Watch our keynote at KubeCon + CloudNativeCon 2022 in Valencia for more insights into how our work with Kubernetes has evolved over the last decade:
Everything referred to as self-service means that we strive to make everything available through APIs and UIs, providing our users with the flexibility to manage their own resources as they see fit. For example, we handle load balancers on-premises through the OpenStack Cloud Controller Manager (OCCM), enabling our users to easily provision and manage load balancers via Kubernetes Services of type LoadBalancer.
Similarly, our approach to firewalls is to maintain a deny-all policy within the cluster, while allowing users to open ports through NetworkPolicies as needed. In addition, we added the capability to restrict ingress traffic to load balancers from specific IP CIDRs using loadBalancerSourceRanges
for Kubernetes Services of type LoadBalancer.
To further enhance self-service, we have developed an API that provides users with an interface to manage their own clusters. This API is supported by a user-friendly UI that allows for an easy management of clusters.
Please note: All values are example values and do not reflect actual cluster information.

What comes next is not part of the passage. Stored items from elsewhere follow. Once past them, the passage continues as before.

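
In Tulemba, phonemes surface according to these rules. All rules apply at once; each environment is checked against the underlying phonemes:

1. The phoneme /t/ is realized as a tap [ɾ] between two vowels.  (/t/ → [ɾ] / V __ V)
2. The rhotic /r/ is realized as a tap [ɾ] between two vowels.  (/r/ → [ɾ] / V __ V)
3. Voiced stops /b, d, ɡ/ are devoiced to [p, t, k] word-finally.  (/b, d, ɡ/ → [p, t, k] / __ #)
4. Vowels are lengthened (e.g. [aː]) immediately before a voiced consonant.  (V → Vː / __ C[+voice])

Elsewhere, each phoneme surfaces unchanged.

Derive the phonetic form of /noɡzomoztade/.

[noːɡzoːmoːztaːde]

/n/ (word-initial): no rule targets it → [n].
Rule 4 applies to /o/ (between /n/ and /ɡ/: before a voiced consonant) → [oː].
/ɡ/ (between /o/ and /z/) fails the environment for rule 3, so it stays [ɡ].
/z/ stays [z].
/o/ — between /z/ and /m/, before a voiced consonant — surfaces as [oː] (rule 4).
/m/ (between /o/ and /o/): no rule targets it → [m].
/o/ meets the environment for rule 4 (before a voiced consonant) → [oː].
/z/ (between /o/ and /t/): no rule targets it → [z].
/t/ (between /z/ and /a/) is in the target of rule 1 but the environment (between two vowels) is not met → [t].
/a/ (between /t/ and /d/) occurs before a voiced consonant → [aː] by rule 4.
/d/ (between /a/ and /e/): rule 3 targets it, but not word-finally → unchanged [d].
/e/ — word-final; rule 4 does not apply here → [e].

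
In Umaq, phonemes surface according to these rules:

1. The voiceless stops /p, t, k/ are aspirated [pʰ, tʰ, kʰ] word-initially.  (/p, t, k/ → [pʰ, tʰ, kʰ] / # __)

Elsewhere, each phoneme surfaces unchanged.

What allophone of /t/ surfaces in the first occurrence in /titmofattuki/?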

Lastly, to ensure that our clusters are secure and adhere to best practices, we use tools like our custom CaaS Inspector, which is based on Popeye, to inspect our clusters and identify areas for improvement. Based on our experience and industry best practices, the CaaS Inspector calculates a score for the clusters, providing insight into the overall condition of the clusters’ configuration.
What’s Next?
Going forward, we are excited about the next steps for our usage of Cluster API, especially when leveraging Cluster API Runtime SDK to further enhance the capabilities of our cluster management system.
In addition, we are exploring GitOps with FluxCD as a means of deploying add-ons like metrics exporters or custom controllers to the workload clusters. While currently relying on Ansible for this purpose, GitOps would allow us to reconcile these add-ons for more efficient version control and management.
Furthermore, we are planning on building a custom cluster controller that will handle all necessary meta information in CRDs for the clusters, as well as, the infrastructure that must be created before Cluster API can provision clusters. This will provide us with even more flexibility and control over our cluster management system and help us to further optimize our workflows while increasing the stability and scalability of our Kubernetes fleet.